Violent double rapist is found guilty 30 years later

Double rapist Eric McKenna, pictured, was caught after police took his DNA after he accepted a caution for harassing his neighbour in 2016. The sample was linked to two rapes on Tyneside in the 1980s

A violent double rapist who was snared three decades later when his DNA taken over a neighbour dispute linked him to the shocking street attacks said he was ‘set up’ as jurors convicted him.

The brutal rapes of two lone women walking home in the 1980s had remained unsolved for thirty years until cold case police matched scientific samples taken from the scenes to scaffolder Eric McKenna.

Married father McKenna had been involved in a neighbour row in 2016 which meant he was cautioned for ‘a course of conduct which amounted to harassment.’

As a result of the caution, the 59-year-old’s DNA was taken and Operation Phoenix detectives, who examine unsolved crimes, linked the sample to the rapes.

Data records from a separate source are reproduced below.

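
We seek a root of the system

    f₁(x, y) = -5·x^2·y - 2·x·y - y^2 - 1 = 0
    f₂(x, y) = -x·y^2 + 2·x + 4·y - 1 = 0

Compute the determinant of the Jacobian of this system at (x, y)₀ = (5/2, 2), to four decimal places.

J = [[-10·x·y - 2·y, -5·x^2 - 2·x - 2·y], [-y^2 + 2, -2·x·y + 4]].
At the point, J = [[-54.0000, -40.2500], [-2.0000, -6.0000]].
det J = 243.5000.

243.5000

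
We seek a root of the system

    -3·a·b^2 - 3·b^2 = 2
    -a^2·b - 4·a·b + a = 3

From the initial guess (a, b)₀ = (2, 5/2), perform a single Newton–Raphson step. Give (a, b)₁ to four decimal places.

(0.8952, 1.6659)

At (2, 5/2): F = (-58.2500, -31.0000).
Jacobian J = [[-3·b^2, -6·a·b - 6·b], [-2·a·b - 4·b + 1, -a^2 - 4·a]].
At the point, J = [[-18.7500, -45.0000], [-19.0000, -12.0000]] (det J = -630.0000).
Solving J·Δ = −F gives Δ = (-1.1048, -0.8341).
Then the next iterate is (a, b)₁ = (0.8952, 1.6659).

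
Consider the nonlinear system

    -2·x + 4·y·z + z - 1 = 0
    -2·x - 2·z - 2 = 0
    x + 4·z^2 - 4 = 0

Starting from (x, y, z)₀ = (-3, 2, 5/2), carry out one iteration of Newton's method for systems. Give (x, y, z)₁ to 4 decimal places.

At (-3, 2, 5/2): F = (27.5000, -1.0000, 18.0000).
Jacobian J = [[-2, 4·z, 4·y + 1], [-2, 0, -2], [1, 0, 8·z]].
At the point, J = [[-2.0000, 10.0000, 9.0000], [-2.0000, 0.0000, -2.0000], [1.0000, 0.0000, 20.0000]] (det J = 380.0000).
Solving J·Δ = −F gives Δ = (0.4211, -1.8368, -0.9211).
Then the next iterate is (x, y, z)₁ = (-2.5789, 0.1632, 1.5789).

(-2.5789, 0.1632, 1.5789)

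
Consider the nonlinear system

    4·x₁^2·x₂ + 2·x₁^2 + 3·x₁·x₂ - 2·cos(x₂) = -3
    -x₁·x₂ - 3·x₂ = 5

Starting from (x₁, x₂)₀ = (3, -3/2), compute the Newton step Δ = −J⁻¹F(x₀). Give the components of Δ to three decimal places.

(-1.013, 0.414)

At (3, -3/2): F = (-46.64147, 4.000).
Jacobian J = [[8·x₁·x₂ + 4·x₁ + 3·x₂, 4·x₁^2 + 3·x₁ + 2·sin(x₂)], [-x₂, -x₁ - 3]].
At the point, J = [[-28.500, 43.00501], [1.500, -6.000]] (det J = 106.49248).
Solving J·Δ = −F gives Δ = (-1.013, 0.414).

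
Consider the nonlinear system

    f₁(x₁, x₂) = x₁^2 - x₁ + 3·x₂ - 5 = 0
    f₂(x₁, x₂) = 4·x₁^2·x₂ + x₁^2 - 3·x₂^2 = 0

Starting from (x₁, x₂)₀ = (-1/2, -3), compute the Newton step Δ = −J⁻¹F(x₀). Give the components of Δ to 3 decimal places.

At (-1/2, -3): F = (-13.250, -29.750).
Jacobian J = [[2·x₁ - 1, 3], [8·x₁·x₂ + 2·x₁, 4·x₁^2 - 6·x₂]].
At the point, J = [[-2.000, 3.000], [11.000, 19.000]] (det J = -71.000).
Solving J·Δ = −F gives Δ = (-2.289, 2.891).

(-2.289, 2.891)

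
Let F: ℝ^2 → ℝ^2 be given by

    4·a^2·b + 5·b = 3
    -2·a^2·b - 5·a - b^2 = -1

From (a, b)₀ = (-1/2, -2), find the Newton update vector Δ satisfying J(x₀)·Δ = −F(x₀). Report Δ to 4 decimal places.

(0.6768, 1.5976)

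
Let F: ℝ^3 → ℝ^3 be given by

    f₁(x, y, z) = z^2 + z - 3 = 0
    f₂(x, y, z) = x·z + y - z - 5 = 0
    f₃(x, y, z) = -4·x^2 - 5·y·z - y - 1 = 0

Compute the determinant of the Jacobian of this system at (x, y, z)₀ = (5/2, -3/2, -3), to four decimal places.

J = [[0, 0, 2·z + 1], [z, 1, x - 1], [-8·x, -5·z - 1, -5·y]].
At the point, J = [[0.0000, 0.0000, -5.0000], [-3.0000, 1.0000, 1.5000], [-20.0000, 14.0000, 7.5000]].
det J = 110.0000.

110.0000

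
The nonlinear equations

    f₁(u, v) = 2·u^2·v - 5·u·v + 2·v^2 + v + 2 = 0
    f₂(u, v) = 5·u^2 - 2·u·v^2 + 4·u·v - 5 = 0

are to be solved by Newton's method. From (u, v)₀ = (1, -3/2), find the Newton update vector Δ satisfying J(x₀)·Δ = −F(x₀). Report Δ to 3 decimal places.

At (1, -3/2): F = (9.500, -10.500).
Jacobian J = [[4·u·v - 5·v, 2·u^2 - 5·u + 4·v + 1], [10·u - 2·v^2 + 4·v, -4·u·v + 4·u]].
At the point, J = [[1.500, -8.000], [-0.500, 10.000]] (det J = 11.000).
Solving J·Δ = −F gives Δ = (-1.000, 1.000).

(-1.000, 1.000)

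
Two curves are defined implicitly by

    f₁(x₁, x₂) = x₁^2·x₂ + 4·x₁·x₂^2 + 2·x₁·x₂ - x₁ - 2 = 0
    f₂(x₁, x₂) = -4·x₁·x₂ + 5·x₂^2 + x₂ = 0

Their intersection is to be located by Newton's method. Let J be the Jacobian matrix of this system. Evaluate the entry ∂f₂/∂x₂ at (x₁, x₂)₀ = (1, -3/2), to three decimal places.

-18.000

∂f₂/∂x₂ = -4·x₁ + 10·x₂ + 1.
At (1, -3/2) this is -18.000.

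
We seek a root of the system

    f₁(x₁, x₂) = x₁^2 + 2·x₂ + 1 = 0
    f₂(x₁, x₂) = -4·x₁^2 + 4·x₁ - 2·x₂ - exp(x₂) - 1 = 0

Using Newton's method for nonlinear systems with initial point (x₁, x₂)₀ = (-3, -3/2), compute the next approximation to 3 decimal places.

(-1.198, 0.407)

At (-3, -3/2): F = (7.000, -46.22313).
Jacobian J = [[2·x₁, 2], [-8·x₁ + 4, -exp(x₂) - 2]].
At the point, J = [[-6.000, 2.000], [28.000, -2.22313]] (det J = -42.66122).
Solving J·Δ = −F gives Δ = (1.802, 1.907).
Then the next iterate is (x₁, x₂)₁ = (-1.198, 0.407).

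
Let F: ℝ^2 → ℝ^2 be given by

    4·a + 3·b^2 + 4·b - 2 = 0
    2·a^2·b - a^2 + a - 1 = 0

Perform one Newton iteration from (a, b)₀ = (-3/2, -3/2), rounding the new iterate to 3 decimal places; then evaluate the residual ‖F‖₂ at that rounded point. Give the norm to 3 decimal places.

2.512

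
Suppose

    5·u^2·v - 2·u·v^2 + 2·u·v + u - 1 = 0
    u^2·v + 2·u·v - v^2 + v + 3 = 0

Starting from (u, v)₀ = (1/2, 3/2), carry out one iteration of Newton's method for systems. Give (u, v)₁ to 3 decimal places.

(1.900, 15.400)

At (1/2, 3/2): F = (0.625, 4.125).
Jacobian J = [[10·u·v - 2·v^2 + 2·v + 1, 5·u^2 - 4·u·v + 2·u], [2·u·v + 2·v, u^2 + 2·u - 2·v + 1]].
At the point, J = [[7.000, -0.750], [4.500, -0.750]] (det J = -1.875).
Solving J·Δ = −F gives Δ = (1.400, 13.900).
Then the next iterate is (u, v)₁ = (1.900, 15.400).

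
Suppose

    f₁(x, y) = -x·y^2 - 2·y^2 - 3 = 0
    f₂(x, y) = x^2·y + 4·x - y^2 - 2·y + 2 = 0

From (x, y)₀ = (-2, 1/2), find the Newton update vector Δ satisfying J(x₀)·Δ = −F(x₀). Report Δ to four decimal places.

(-12.0000, 29.2500)

At (-2, 1/2): F = (-3.0000, -5.2500).
Jacobian J = [[-y^2, -2·x·y - 4·y], [2·x·y + 4, x^2 - 2·y - 2]].
At the point, J = [[-0.2500, 0.0000], [2.0000, 1.0000]] (det J = -0.2500).
Solving J·Δ = −F gives Δ = (-12.0000, 29.2500).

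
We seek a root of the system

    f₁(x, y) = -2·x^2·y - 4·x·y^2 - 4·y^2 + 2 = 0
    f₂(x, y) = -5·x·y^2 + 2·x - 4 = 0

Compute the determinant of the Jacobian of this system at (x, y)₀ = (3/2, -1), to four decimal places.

76.5000

J = [[-4·x·y - 4·y^2, -2·x^2 - 8·x·y - 8·y], [-5·y^2 + 2, -10·x·y]].
At the point, J = [[2.0000, 15.5000], [-3.0000, 15.0000]].
det J = 76.5000.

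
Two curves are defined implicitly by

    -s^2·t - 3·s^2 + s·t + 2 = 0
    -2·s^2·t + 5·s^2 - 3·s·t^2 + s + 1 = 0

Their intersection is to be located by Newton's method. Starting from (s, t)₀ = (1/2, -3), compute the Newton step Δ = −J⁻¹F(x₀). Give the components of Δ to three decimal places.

At (1/2, -3): F = (0.500, -9.250).
Jacobian J = [[-2·s·t - 6·s + t, -s^2 + s], [-4·s·t + 10·s - 3·t^2 + 1, -2·s^2 - 6·s·t]].
At the point, J = [[-3.000, 0.250], [-15.000, 8.500]] (det J = -21.750).
Solving J·Δ = −F gives Δ = (0.302, 1.621).

(0.302, 1.621)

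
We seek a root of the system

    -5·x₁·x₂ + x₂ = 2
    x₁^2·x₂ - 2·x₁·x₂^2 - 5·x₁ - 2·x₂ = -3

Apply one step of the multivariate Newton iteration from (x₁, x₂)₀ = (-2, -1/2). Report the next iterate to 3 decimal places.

At (-2, -1/2): F = (-7.500, 13.000).
Jacobian J = [[-5·x₂, -5·x₁ + 1], [2·x₁·x₂ - 2·x₂^2 - 5, x₁^2 - 4·x₁·x₂ - 2]].
At the point, J = [[2.500, 11.000], [-3.500, -2.000]] (det J = 33.500).
Solving J·Δ = −F gives Δ = (3.821, -0.187).
Then the next iterate is (x₁, x₂)₁ = (1.821, -0.687).

(1.821, -0.687)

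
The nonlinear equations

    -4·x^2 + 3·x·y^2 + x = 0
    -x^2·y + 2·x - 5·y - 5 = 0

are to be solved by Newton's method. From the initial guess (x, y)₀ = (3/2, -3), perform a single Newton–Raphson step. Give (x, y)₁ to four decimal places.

At (3/2, -3): F = (33.0000, 19.7500).
Jacobian J = [[-8·x + 3·y^2 + 1, 6·x·y], [-2·x·y + 2, -x^2 - 5]].
At the point, J = [[16.0000, -27.0000], [11.0000, -7.2500]] (det J = 181.0000).
Solving J·Δ = −F gives Δ = (-1.6243, 0.2597).
Then the next iterate is (x, y)₁ = (-0.1243, -2.7403).

(-0.1243, -2.7403)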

The match, which was a ‘billion to one’ chance of it not being McKenna or his close relative, led to his arrest for the rapes, which prosecutors said was the ‘moment he had been dreading’ for 30 years.

Despite the ‘absolute killer evidence’, McKenna, from Newcastle, who had no known brothers, denied two charges of rape and was tried by a jury.

He told the court ‘the DNA is not mine’ during his evidence.

After jurors found him unanimously guilty of both attacks, McKenna said from the dock ‘that was a set up, he misled the jury, the judge.’

Judge Edward Bindloss adjourned sentence until next month and McKenna was remanded in custody.

Lee Fish, defending, said McKenna has been advised he faces a ‘substantial custodial sentence.’

Prosecutor Andrew Espley told Newcastle Crown Court the offences were ‘alarming’ and told jurors: ‘What we say is this case concerns two very similar, violent stranger rapes, carried out on lone women walking home, around here, at night, back in 1983 and 1988.

‘These are very, very serious rapes indeed.

‘We are here because advances in DNA technology have enabled use to show the same man was responsible for carrying out both rapes and that man is this defendant, Eric McKenna.’

McKenna, pictured, was told by Newcastle Crown Court he faces a substantial jail term

McKenna, pictured, was told by Newcastle Crown Court he faces a substantial jail term

The court heard prosecution and defence teams both agreed the rapes did take place as the women described but that the issue in both cases was ‘who did it?’

Mr Espley told jurors: ‘There is no evidence whatsoever either of the victims of these rapes is lying, there is no suggestion of consent, their credibility is not an issue.

‘The only issue is are you sure it is him.’

The court heard the first victim was attacked in May 1983, when she was aged 21, and had been at a social club then a party in Gateshead.

Jurors heard the woman, who was a single mother, suffered ‘appalling’treatment when she reported her ordeal to the police at the time, who kept her waiting up to 15 minutes to be seen, asked if she was gay and advised to ‘go home and forget about it’.

Despite the way she was spoken to, the woman gave a full statement and underwent an intimate examination.

She told police she had been approached by the stranger near the Gateshead side of the High Level Bridge, who put his arm around her neck and his hand over her mouth and claimed to have a knife.

The attacker, who stole documentation containing the victim’s address, raped the woman, with her head covered in her own t-shirt and jacket, after forcing her to strip naked.

He then gave her money for her bus fare home but warned: ‘If you go to the cops I know who you are and where you drink.’

Mr Espley said the second attack which happened five years later, in March 1988, had ‘marked similarities’ to the first.

The court heard the second victim, who was 18, had been walking home from a night out and was approached by a stranger in Newcastle city centre.

The man had offered to show the woman a ‘short cut’ then dragged her into a deserted yard and raped her at knifepoint after threatening to ‘cut her legs and cut her breasts off’ if he did not do what she said and if she did not ‘enjoy it’.

The court heard, once again, the woman was stripped naked and her own jacket was held over her head while she was raped.

She was hit in the face after she started crying.

The woman was left to collect pieces of her own clothing from the ground before she made her way to a city police station.

Mr Espley told jurors: ‘The same DNA from the same man was found at both incidents.

‘As you will hear later, DNA from the man who attacked both women is the same as Mr McKenna’s.’

McKenna was arrested in April last year and denied both attacks.

He told detectives he got married in 1982 and his daughter was born in May 1983, three days after the first rape was committed.

McKenna said since he had been married he had not had sex with anyone other than his wife.

Mr Espley told jurors: ‘He said the DNA cold be wrong, we say it can’t, because it’s science.

‘It’s like saying this glass doesn’t hold any water, when it does.’

Mr Espley said the evidence in the case will make jurors ‘absolutely certain’ that McKenna is the rapist.

Lee Fish, defending, told jurors: ‘The defence will not challenge that either of these woman were in fact raped in the 1980s.

‘The defendant’s case is he was not the man responsible for either of these rapes.’